Five years ago, we integrated technology into our science program to help students make real-life connections to science and develop a deeper understanding of core concepts and skills. Since then, we’ve improved our science test scores by 20 percentage points and have become a Texas Education Agency (TEA) Recognized campus.
In 2006-07, when we purchased a web-based concept mastery program called Adaptive Curriculum (AC), we did something unusual. We admit it can sometimes be difficult to get teachers to buy in to new technology applications. So, we began our implementation with the students. For the first year, before teachers were trained, students used the software independently in the computer lab. The strategy was to let students explore the interactive instructional units, called Activity Objects, and report back to the teachers. Our students didn’t have to use the software; they were motivated to use it.
Students reported that the program helped them understand lessons they hadn’t understood in class. They frequently mentioned that the program’s real-world scenarios helped increase their understanding. They also found it rewarding when they were able to show their teachers how to do something in the software, and it was motivating for us to see how enthusiastic students were.
Before the second year of implementation, we teachers were trained over the summer. Our school now uses the AC Science program across all grade levels in labs, classrooms and students’ homes. We integrate the Activity Objects into whole group instruction in the classroom using SMART Boards, and often pull out sections of lessons to introduce concepts, reinforce instruction, or provide additional practice. Every student also has access in the computer lab and at home. As a result, we have found that more parents are helping students with science because they find it easier to do so now. It’s helping us create an instructional setting at home.
For students, the program’s real-world scenarios, realistic visualizations, interactive simulations, and 3-D models make abstract concepts easier to understand. Students like that they can explore, make hypotheses, manipulate items, and see the impact of their decisions. They also like that the activities are self-paced, so they can repeat something as many times as needed to ensure understanding.
For example, in a classroom lesson on solar and lunar eclipses, students were having a hard time understanding that eclipses occur when one celestial object casts a shadow on another. Hands-on demonstrations with manipulatives, like globes and flashlights, were not helping to increase their understanding. In an online lesson, however, students could manipulate a scale model of the Earth-moon-sun system to create solar and lunar eclipses, and also change the distance and angles between the objects and observe the results.
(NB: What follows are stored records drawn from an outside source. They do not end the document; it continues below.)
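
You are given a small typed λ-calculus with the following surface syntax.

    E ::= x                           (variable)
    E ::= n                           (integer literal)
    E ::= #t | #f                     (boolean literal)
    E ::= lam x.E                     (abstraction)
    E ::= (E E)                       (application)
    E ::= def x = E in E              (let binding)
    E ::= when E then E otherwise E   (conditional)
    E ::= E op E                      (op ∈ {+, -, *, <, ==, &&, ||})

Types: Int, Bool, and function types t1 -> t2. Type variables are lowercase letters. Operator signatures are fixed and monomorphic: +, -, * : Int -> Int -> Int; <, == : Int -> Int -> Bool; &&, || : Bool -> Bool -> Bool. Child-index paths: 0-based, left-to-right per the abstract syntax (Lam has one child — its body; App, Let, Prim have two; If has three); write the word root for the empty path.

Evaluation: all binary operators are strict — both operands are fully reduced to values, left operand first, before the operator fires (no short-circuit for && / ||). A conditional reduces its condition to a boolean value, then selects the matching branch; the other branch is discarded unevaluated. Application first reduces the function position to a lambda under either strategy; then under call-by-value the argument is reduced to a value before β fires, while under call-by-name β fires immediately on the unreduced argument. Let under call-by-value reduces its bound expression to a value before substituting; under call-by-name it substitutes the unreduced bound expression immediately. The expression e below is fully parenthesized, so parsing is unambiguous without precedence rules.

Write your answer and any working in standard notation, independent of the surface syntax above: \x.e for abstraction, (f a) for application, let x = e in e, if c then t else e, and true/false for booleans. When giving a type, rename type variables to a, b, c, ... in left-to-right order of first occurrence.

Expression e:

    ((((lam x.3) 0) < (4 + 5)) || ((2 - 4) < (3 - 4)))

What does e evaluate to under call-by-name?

Working:
step 0: ((((\x.3) 0) < (4 + 5)) || ((2 - 4) < (3 - 4)))
step 1: [beta@0.0] ((3 < (4 + 5)) || ((2 - 4) < (3 - 4)))
step 2: [delta@0.1] ((3 < 9) || ((2 - 4) < (3 - 4)))
step 3: [delta@0] (true || ((2 - 4) < (3 - 4)))
step 4: [delta@1.0] (true || (-2 < (3 - 4)))
step 5: [delta@1.1] (true || (-2 < -1))
step 6: [delta@1] (true || true)
step 7: [delta@root] true

Answer: true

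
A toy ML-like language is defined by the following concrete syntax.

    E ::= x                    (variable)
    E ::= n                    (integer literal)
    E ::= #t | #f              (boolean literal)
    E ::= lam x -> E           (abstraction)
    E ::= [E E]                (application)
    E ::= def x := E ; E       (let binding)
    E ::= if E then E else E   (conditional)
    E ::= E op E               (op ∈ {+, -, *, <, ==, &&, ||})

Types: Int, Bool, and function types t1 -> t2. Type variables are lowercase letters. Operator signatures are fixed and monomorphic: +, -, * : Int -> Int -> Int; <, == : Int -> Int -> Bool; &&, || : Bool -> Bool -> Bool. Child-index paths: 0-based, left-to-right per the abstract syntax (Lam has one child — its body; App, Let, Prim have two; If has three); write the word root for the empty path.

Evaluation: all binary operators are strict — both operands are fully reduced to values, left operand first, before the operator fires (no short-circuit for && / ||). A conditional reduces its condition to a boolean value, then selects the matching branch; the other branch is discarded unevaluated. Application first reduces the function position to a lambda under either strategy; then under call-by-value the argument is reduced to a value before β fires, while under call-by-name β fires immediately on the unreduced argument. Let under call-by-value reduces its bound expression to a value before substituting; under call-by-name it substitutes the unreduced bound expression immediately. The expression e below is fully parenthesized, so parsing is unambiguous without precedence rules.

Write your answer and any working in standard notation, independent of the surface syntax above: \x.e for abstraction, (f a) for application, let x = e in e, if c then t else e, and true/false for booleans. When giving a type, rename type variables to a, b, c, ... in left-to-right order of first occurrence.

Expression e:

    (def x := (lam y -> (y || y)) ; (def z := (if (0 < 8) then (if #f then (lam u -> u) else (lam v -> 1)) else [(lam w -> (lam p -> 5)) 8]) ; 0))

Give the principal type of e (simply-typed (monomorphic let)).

Answer: Int

Working:
y : a
  unify a ~ Bool
y : Bool
  unify Bool ~ Bool
\y._ : Bool -> Bool
let x : Bool -> Bool
  unify Int ~ Int
  unify Int ~ Int
  unify Bool ~ Bool
  unify Bool ~ Bool
u : b
\u._ : b -> b
\v._ : c -> Int
  unify b -> b ~ c -> Int
  unify b ~ c
  unify c ~ Int
\p._ : e -> Int
\w._ : d -> e -> Int
  unify d -> e -> Int ~ Int -> f
  unify d ~ Int
  unify e -> Int ~ f
_ _ : e -> Int
  unify Int -> Int ~ e -> Int
  unify Int ~ e
  unify Int ~ Int
let z : Int -> Int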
Once they could manipulate the model, they got it instantly.
We teachers also like the program’s standards alignment and search capabilities, which allow us to choose lessons and activities to address our curriculum requirements and our students’ needs. With virtual labs and manipulatives, we can also teach important concepts without having to invest in expensive lab equipment or materials that could be dangerous in a traditional lab.
For example, in an online unit on the melting and boiling points of different materials, students explored the three states of matter, and examined melting and boiling points as physical properties of substances. After studying solids, liquids and gases and how to identify the changes between these states, students conducted experiments and graphed heating curves of various substances, such as sulfur. In a traditional lab setting, we would not have been able to conduct this experiment because sulfur, when boiled, becomes toxic.
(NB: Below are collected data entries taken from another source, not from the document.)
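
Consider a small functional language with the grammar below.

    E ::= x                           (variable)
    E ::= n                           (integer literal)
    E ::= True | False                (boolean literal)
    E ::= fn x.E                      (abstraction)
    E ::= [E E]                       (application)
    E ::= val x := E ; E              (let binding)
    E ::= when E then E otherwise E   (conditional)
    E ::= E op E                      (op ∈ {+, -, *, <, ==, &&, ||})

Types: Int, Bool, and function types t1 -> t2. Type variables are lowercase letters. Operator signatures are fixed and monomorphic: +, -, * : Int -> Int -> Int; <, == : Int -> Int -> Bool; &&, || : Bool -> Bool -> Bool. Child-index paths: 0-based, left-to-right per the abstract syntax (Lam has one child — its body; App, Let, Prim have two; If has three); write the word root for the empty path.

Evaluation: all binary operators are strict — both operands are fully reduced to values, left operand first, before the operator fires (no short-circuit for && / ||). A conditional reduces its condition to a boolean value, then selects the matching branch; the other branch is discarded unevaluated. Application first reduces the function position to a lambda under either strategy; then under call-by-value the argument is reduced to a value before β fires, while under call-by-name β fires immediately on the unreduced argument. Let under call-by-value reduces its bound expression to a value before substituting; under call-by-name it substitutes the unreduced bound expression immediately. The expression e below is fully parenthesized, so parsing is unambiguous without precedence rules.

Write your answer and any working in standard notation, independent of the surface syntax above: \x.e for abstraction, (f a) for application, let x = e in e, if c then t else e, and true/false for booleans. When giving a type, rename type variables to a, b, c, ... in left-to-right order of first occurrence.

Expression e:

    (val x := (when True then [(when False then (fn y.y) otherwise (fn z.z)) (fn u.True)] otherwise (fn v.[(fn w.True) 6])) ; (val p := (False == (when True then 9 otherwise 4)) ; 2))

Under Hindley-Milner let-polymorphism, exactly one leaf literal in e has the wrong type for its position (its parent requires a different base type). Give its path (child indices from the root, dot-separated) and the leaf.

Derivation:
  unify Bool ~ Bool
  unify Bool ~ Bool
y : a
\y._ : a -> a
z : b
\z._ : b -> b
  unify a -> a ~ b -> b
  unify a ~ b
  unify b ~ b
\u._ : c -> Bool
  unify b -> b ~ (c -> Bool) -> d
  unify b ~ c -> Bool
  unify c -> Bool ~ d
_ _ : c -> Bool
\w._ : f -> Bool
  unify f -> Bool ~ Int -> g
  unify f ~ Int
  unify Bool ~ g
_ _ : Bool
\v._ : e -> Bool
  unify c -> Bool ~ e -> Bool
  unify c ~ e
  unify Bool ~ Bool
let x : forall. e -> Bool
  unify Bool ~ Int
  FAIL: mismatch Bool ~ Int

Answer: 1.0.0 : false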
We have also found that integrating technology into science has helped us to become facilitators of student learning. We now spend more time as the “guide on the side” rather than the “sage on the stage.” In addition, we can use data from online assessments to re-teach or adjust our instruction if we see students struggling with a concept.
By using real-world connections to develop students’ conceptual understanding, rather than learning by rote, we have motivated students to take an active role in their learning. As a result, our students are better able to master the Texas Essential Knowledge and Skills (TEKS) for Science.
Now, when students get to our state test, they have an image in their minds — something they can remember and relate the questions to. And that is reflected in our test scores. Over the last few years, our science scores have gone up an average of six or seven points a year. In 2011, our science scores were the highest we’ve ever achieved. Eighty-one percent of students met the standard in science, up from 61 percent in 2008. As a result of our success, we have decided to increase our use of this approach in math as well.
By helping students make real-life connections between themselves and the science concepts in their environments, we are taking conceptual development to a higher level and helping students develop knowledge and skills that will last a lifetime.
Noe Granado and Seth R. Hawkins are teachers at Besteiro Middle School in Brownsville, Texas.